Posted Tuesday, November 20, 2018 at 9:47 AM Central

by John Couture

If there's one thing that first-time directors and brothers Josh Baker and Jonathan Baker are good at, it's creating a compelling and interesting story in a short amount of time. Their first feature-length film Kin is based on their short film "Bag Man" and it was good enough that it was optioned for a longer version.

Likewise, if you simply watch the trailer for Kin, you will come away with awe and expectations that it could be something akin to this generation's E.T.. Spoiler alert, it's not. In fact, it's far from that and it underwhelms the expectations set by the trailer so much that perhaps the Baker brothers might want to consider sticking with the short subject medium.

The story follows a young man recently released from prison who tries reconnect with his father and adopted younger brother. Unfortunately, things from his past encroach upon him and he's unable to turn over a new leaf. Meanwhile, the adopted brother has his own thing going on that involves finding a massively powerful weapon that may or may not have extraterrestrial origins.



So, after watching the trailer, you're all in, right? Yeah, same here. I was expecting everything from a slow-burning science fiction stunner to a family drama with a bit of mystery thrown in. What we ultimately get is a film with an identity crisis. It tries so hard to establish the family dynamic, but in the end, the film just pulls the rug out from under us and the audience is left scratching their heads.

While the trailer is heavy on the science fiction stuff, it's more spread out and sporadic in the movie. In fact, almost all of the fun stuff is literally thrown up by a single character during one scene of exposition. Other than that, we are left with a mysterious MacGuffin and very little to go on for 95% of the film.

I won't say too much more about the odd ending so as not to spoil it in case you are somehow intrigued by my vagueries and seek out Kin on your own. To be honest, it felt like this film was written to be the first part of a larger universe, but after the film's financial failure, it is highly unlikely that we will ever see any more of Eli's journey.

In a way, this is a shame because I have to admit that I'm at least somewhat curious where the next film would take the characters. There are so many unanswered questions and oddities that might eventually make sense if they were to flesh out the story. That said, Kin should serve as a warning to those screenwriters who think they are too clever to write a complete origin story. Saving plot twists and explanations for future films might be an enticing proposition, but you still have to get their first.

As a result, Kin is left as a film that fails to live up to the expectations of the trailer. It's also a movie that I believe makes hasty choices that ultimately waste top talent. Dennis Quaid is an American icon and while he's the glue holding the first act together, I just wish he could have helped to do some lifting towards the end.
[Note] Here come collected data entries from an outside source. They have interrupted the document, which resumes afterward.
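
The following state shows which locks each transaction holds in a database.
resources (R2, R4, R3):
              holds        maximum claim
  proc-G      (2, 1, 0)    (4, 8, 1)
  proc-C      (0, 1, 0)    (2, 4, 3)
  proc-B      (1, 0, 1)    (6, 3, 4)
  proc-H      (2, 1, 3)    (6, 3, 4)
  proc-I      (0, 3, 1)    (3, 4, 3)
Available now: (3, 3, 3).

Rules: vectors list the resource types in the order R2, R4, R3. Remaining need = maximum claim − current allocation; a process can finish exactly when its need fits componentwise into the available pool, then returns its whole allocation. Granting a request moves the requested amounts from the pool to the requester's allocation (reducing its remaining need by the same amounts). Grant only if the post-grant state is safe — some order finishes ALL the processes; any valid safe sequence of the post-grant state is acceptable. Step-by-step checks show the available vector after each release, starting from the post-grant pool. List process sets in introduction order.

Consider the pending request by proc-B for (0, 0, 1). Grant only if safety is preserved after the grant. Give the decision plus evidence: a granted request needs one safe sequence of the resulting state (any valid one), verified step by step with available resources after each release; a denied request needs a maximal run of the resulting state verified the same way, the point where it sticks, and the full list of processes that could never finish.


GRANT — the state after the grant stays safe, e.g. via proc-I, proc-C, proc-G, proc-B, proc-H.
Key observation: granting shrinks the pool to (3, 3, 2), yet proc-I still fits and the chain goes through.
Check on the post-grant state, step by step:
  pool = (3, 3, 2)
  run proc-I (needs (3, 1, 2), free (3, 3, 2)); after release of (0, 3, 1) the pool is (3, 6, 3)
  run proc-C (needs (2, 3, 3), free (3, 6, 3)); after release of (0, 1, 0) the pool is (3, 7, 3)
  run proc-G (needs (2, 7, 1), free (3, 7, 3)); after release of (2, 1, 0) the pool is (5, 8, 3)
  run proc-B (needs (5, 3, 2), free (5, 8, 3)); after release of (1, 0, 2) the pool is (6, 8, 5)
  run proc-H (needs (4, 2, 1), free (6, 8, 5)); after release of (2, 1, 3) the pool is (8, 9, 8)


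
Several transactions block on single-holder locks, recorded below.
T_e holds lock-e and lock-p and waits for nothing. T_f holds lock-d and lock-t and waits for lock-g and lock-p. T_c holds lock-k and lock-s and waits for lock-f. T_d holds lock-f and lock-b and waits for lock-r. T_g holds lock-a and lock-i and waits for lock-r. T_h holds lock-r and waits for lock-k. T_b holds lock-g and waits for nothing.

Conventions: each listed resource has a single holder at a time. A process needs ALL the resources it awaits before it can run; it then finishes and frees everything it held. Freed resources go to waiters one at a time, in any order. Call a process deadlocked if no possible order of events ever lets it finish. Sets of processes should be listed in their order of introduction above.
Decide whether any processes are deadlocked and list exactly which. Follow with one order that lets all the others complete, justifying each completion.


Deadlocked set: T_c, T_d, T_g and T_h.
Key observation: nobody on the ring T_c -> T_d -> T_h -> T_c can start until another member finishes, which never happens; T_g waits into the deadlock from upstream.
One completion order for the rest: T_e, T_b, T_f.
Verifying each step:
  T_e waits on nothing -> runs at once and releases lock-e and lock-p
  T_b waits on nothing -> runs at once and releases lock-g
  T_f: everything it awaited (lock-g and lock-p) is free; runs, freeing lock-d and lock-t


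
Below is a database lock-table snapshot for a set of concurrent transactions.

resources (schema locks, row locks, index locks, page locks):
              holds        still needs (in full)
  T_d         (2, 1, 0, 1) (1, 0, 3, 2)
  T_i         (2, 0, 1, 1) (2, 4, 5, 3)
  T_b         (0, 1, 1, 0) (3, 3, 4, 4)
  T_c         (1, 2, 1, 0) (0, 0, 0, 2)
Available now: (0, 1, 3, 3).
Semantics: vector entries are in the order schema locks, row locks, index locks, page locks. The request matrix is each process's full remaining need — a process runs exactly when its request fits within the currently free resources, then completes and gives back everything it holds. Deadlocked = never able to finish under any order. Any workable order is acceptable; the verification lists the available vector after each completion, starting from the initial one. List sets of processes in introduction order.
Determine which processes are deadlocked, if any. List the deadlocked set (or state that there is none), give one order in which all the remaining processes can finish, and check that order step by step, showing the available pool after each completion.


Nothing here is deadlocked.
Key observation: beginning at T_c, releases accumulate fast enough that every process eventually fits.
The rest can finish in the order T_c, T_d, T_b, T_i. Check, step by step:
  pool = (0, 1, 3, 3)
  T_c needs (0, 0, 0, 2) <= (0, 1, 3, 3) -> finishes; pool += (1, 2, 1, 0) = (1, 3, 4, 3)
  T_d needs (1, 0, 3, 2) <= (1, 3, 4, 3) -> finishes; pool += (2, 1, 0, 1) = (3, 4, 4, 4)
  T_b needs (3, 3, 4, 4) <= (3, 4, 4, 4) -> finishes; pool += (0, 1, 1, 0) = (3, 5, 5, 4)
  T_i needs (2, 4, 5, 3) <= (3, 5, 5, 4) -> finishes; pool += (2, 0, 1, 1) = (5, 5, 6, 5)


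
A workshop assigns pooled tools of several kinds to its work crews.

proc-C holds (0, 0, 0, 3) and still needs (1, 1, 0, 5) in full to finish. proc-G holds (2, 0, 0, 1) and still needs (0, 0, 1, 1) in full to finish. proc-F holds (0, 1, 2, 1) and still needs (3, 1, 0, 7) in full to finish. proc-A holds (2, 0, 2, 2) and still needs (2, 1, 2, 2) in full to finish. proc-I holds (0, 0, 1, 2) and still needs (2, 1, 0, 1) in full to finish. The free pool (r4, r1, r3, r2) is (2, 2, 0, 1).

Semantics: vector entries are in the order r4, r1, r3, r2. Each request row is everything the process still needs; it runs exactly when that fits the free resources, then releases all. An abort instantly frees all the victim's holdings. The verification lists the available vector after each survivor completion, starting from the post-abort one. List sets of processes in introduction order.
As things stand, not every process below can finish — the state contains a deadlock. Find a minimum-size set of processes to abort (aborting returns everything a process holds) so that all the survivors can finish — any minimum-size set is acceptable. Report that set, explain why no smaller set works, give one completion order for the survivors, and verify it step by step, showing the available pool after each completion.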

Likewise, Zoe Kravitz' stripper with a heart of gold is also criminally underutilized. I suspect that her character would have a twist or two in store for her in future installments, but again, we won't ever get to discover them now. The scenes that she is in though are some of the best during the road trip/family-bonding parts of the film and she almost single-handedly saves the movie.

Ultimately though, the film sputters out by the end and the crazy twist at the end is more frustrating than awe-inspiring. Again, I don't want to say too much here, but twists like this one need to be earned organically and it just doesn't. As it stands, the film ends on a bit of a cliffhanger where many questions are left unanswered and new ones only muddy up the previous 90 minutes or so.

I will point out that the special features on the Blu-ray combo pack were exemplary. Not only is there an 8-part documentary and 10 deleted scenes, but they also include the original short film "Bag Man" as well as an hour-long discussion about Special Features with some of the industry's biggest and brightest, including Kevin Smith.

It's really disappointing that Kin didn't live up to expectations, because it's pretty obvious that there's an interesting story to be told here. Unfortunately, they decide to hold back the best parts for future installments that we will never see.

Kin is now available on 4K UHD, Blu-ray and DVD.